8 Aralık 2020 tarihinde gazetemizde Cennet hurmasına karşı artan ilgiyi anlatan doyurucu bir haber yayınlandı. Tarımla ilgilenen biri olarak ne zamandır yazmak istediğim bir konuydu Cennet Hurması.

Latince adı Diospyros Kaki’dir. Anavatanı Çin olmakla birlikte dünyanın pek çok yöresinde yetişir. Çin’den Japonya’ya gelmiş ve bu ülkenin de en sevilen meyvesi olmuştur. Uzak doğuda cennet meyvesi, kralların meyvesi, Japon elması adlarıyla da tanımlanır. Dünya üzerinde seksen kadar türü vardır. Fuyu ve Hana Fuyu türleri olgunlaşmadan, yumuşaması beklenmeden dalından koparıldığı gibi yenebilir.

Cennet Hurması, cennet elması, Trabzon hurması adlandırmalarının çok doğru olduğunu düşünmüyorum. Ne hurmayla, ne de elmayla ilgisi var bu meyvenin. Üstelik anavatanı da Trabzon değil. Ben bu meyveye en çok yakışan ismin kendi ismi olan ‘’kaki’’ olduğunu düşünüyorum.

A vitamini, Askorbik asit ve fenolik bileşenler yönünden çok zengindir. Fenolik bileşenler amino asitlerdir; yüksek antioksidan ve antiseptik özelliğe sahiptirler. Fenolik bileşenler; hücrelerdeki kireçlenmeyi temizleyerek birçok hastalığı önler.

Zeytin ve balda da güçlü bir fenolik yapı mevcuttur ve bu ürünler de antioksidan ve antiseptik özellikler içerir. Balın içinde antiseptik özellikleri nedeniyle mikrop üreyemez. Orta çağda yaralar bu yüzden balla sarılırdı. Aynı durum zeytinyağı için de geçerlidir. Örneğin zeytinyağının koruyucu özelliğinden dolayı salçaların üzerine konarak salçaların bozulması ve küflenmesi önlenir.
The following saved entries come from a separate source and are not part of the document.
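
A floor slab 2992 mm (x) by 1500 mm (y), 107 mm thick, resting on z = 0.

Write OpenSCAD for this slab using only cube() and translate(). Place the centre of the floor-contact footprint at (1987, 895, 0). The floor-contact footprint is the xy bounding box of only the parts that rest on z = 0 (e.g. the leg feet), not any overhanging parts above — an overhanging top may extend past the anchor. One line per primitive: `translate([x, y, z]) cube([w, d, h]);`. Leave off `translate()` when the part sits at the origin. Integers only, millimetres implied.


translate([491, 145, 0]) cube([2992, 1500, 107]);


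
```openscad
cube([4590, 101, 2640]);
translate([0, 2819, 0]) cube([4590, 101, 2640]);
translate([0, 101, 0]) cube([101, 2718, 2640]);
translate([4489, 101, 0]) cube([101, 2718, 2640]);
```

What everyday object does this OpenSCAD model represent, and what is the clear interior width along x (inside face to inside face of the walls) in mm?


A house (or room) frame. The interior width is 4388 mm.

Four 2640 mm walls enclosing a rectangle with no floor or roof — a room or house frame. Outside width is 4590 mm and wall thickness is 101 mm, so the interior width is 4590 − 2 × 101 = 4388 mm.


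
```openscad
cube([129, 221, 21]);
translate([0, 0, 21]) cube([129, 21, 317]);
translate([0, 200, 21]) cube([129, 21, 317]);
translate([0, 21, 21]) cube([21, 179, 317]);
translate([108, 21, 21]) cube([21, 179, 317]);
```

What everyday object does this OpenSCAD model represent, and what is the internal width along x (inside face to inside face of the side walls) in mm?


An open box. The internal width is 87 mm.

A 129×221 base slab with four walls standing on it — an open box. The base is 129 mm wide and the walls are 21 mm thick, so the internal width is 129 − 2 × 21 = 87 mm.


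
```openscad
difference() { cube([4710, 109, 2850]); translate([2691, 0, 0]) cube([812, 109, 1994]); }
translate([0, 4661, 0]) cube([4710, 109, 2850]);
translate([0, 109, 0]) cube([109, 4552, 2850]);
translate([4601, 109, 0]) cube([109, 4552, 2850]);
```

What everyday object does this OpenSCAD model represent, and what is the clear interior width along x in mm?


A single room. The interior width is 4492 mm.

Four walls enclosing a rectangle with a door in the front wall — a room. Outside width 4710 minus two 109 mm walls gives 4492 mm.


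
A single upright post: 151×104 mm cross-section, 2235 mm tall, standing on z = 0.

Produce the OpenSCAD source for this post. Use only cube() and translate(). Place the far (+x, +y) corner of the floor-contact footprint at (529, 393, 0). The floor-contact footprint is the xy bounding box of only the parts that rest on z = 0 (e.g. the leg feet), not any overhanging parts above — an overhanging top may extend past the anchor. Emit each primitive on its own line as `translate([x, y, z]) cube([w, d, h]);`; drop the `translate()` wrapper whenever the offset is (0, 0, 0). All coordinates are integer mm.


translate([378, 289, 0]) cube([151, 104, 2235]);


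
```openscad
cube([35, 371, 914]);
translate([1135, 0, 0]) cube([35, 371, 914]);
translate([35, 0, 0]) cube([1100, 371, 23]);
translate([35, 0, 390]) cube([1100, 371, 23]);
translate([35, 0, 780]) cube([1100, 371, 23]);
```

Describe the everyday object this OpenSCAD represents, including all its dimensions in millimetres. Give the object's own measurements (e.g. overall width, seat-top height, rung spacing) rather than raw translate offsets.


An open bookshelf. Two side panels, each 35 mm thick, 371 mm deep and 914 mm tall, stand 1170 mm apart (outside-to-outside). Between them sit 3 shelves, each 23 mm thick and 371 mm deep, spanning the full gap between the sides. The bottom shelf rests on the floor (its underside at z = 0) and the clear gap between one shelf's top and the next shelf's underside is 367 mm.


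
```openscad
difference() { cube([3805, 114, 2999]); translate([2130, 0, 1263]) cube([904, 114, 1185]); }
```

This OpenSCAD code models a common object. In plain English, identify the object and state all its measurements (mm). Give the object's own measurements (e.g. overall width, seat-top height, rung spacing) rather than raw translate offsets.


A wall 3805 mm long (x), 114 mm thick (y), 2999 mm tall, with a rectangular window opening cut through it. The opening is 904 mm wide and 1185 mm tall; its sill is at z = 1263 mm and its near (−x) edge is 2130 mm from the wall's −x end. The opening passes through the full wall thickness.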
Gerçekten de bu meyve altın yıllarını yaşıyor. Olgunlaşmadan yenince ağzı burması nedeniyle önceleri pek ilgi görmeyen Cennet Hurması; özellikle kurutulmuşunun çok yüksek talep görmesiyle tarımla uğraşan birçok insanın dikkatini çekti ve yeni bahçeler kurulmaya başlandı.

Verimliliğinin yüksek oluşu, kısa sürede ürün vermeye başlaması, bakımının kolay olması Cennet hurmasına olan ilginin başlıca sebebi. Bir Cennet hurması ağacı tam verime geçtiğinde iki yüz kiloya kadar meyve verebiliyor. Yetiştirilmesinde hemen hemen hiç tarım ilacı kullanılmıyor. En büyük düşmanı Akdeniz meyve sineği; bu tarım zararlısıyla da meyveler ilaçlanmadan feremon tuzaklarıyla mücadele ediliyor.
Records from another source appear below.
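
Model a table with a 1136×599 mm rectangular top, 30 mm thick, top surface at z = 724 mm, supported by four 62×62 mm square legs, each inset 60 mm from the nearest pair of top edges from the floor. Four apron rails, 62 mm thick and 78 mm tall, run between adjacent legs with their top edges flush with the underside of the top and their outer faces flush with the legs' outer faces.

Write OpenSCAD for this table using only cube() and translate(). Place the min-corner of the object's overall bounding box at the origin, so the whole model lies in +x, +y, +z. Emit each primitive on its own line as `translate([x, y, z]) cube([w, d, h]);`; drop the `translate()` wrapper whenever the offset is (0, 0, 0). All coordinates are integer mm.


// leg_h = 724 - 30 = 694
// apron z = 694 - 78 = 616
translate([0, 0, 694]) cube([1136, 599, 30]);
translate([60, 60, 0]) cube([62, 62, 694]);
translate([1014, 60, 0]) cube([62, 62, 694]);
translate([60, 477, 0]) cube([62, 62, 694]);
translate([1014, 477, 0]) cube([62, 62, 694]);
translate([122, 60, 616]) cube([892, 62, 78]);
translate([122, 477, 616]) cube([892, 62, 78]);
translate([60, 122, 616]) cube([62, 355, 78]);
translate([1014, 122, 616]) cube([62, 355, 78]);


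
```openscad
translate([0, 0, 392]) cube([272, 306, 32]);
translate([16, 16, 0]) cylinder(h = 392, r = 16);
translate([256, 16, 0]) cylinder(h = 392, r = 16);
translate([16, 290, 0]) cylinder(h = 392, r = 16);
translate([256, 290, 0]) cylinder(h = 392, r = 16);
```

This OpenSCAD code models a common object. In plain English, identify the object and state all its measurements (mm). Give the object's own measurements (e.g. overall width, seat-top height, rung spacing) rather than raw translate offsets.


A simple wooden stool: a rectangular seat 272 mm (x) by 306 mm (y), 32 mm thick, top face at z = 424 mm, on four round legs, each 32 mm in diameter. The legs rest on z = 0, each leg's axis is inset half a diameter from the nearest pair of seat edges (so the leg's bounding box is flush with the corner).


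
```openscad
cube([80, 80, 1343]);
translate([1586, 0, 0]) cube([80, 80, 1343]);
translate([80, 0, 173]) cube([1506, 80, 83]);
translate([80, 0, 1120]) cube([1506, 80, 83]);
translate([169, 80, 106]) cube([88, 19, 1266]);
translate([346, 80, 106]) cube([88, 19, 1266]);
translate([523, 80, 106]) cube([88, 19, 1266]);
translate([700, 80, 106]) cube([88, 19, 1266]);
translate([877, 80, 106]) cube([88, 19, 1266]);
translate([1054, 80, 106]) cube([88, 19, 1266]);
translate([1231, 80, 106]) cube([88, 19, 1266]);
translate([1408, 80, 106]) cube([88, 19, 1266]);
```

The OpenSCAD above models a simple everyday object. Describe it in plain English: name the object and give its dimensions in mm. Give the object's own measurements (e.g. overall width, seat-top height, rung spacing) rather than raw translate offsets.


A fence section. Two 80×80 mm posts, 1343 mm tall, stand on the floor with a clear span of 1506 mm between their inner faces. Two horizontal rails of 80×83 mm section span the gap between the posts with their undersides at z = 173 mm and z = 1120 mm, flush with the posts' −y face. 8 pickets, each 88 mm wide, 19 mm thick and 1266 mm tall, are fixed to the +y face of the rails with their bottoms at z = 106 mm, spaced across the span with a 89 mm gap after the −x post and between neighbouring pickets, with 90 mm left before the +x post.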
Talebin çok olması nedeniyle fidan yetiştirme işi yapan firmaların ürettikleri fidanlar iki senedir yaz ortasında bitmekte. Geçen sene konuştuğum firma yetkilisi bu kadar talep olacağını beklemiyorduk çok şaşırdık, bir anda satıldı bütün fidanlar demişti. Aynı firmada bu sene de daha yaz ortasında hiç fidan kalmamıştı.

Kurutulmuş olanına talebin çok olması Cennet hurmasını sanayi ürününe dönüştürecek. Klasik kurutmanın dışında çok ince dilimlenerek cips halinde kurutulmuş olanlara da kısa sürede birçok yerde rastlayacağız. Muhtemeldir ki kısa bir süre sonra tatlı yapımında kullanılmak üzere konserve edilmiş ürünler de raflarda yerini alacak.

Karıştırıcıda püre haline getirip içine biraz süt ilave ederek hiç rafine şeker kullanmadan; tamamen doğal ve lezzetli; muhallebi kıvamında tatlılar yapabilirsiniz. Artık rafine şekerlerin ne kadar zararlı olduğunu hepimiz biliyoruz.

Yine hiç şeker kullanmadan hamurunuza katarak muhteşem lezzetli kekler ve kurabiyeler yapabilirsiniz. Kek yapmak için hurma pürenizi hamurunuza katmadan önce bir miktar kremalize  etmeniz gerekmektedir.

Yumuşayarak yeme kıvamına gelen hurmayı ikiye bölün, biraz tarçın serpin, damak tadınıza göre ceviz ya da fındık koyun üzerine, tamamen doğal ve organik; antioksidan özelliğiyle hücre kireçlenmelerinizi önleyen ve hücrelerinizi gençleştiren; vitamin deposu meyvenizi afiyetle tüketin.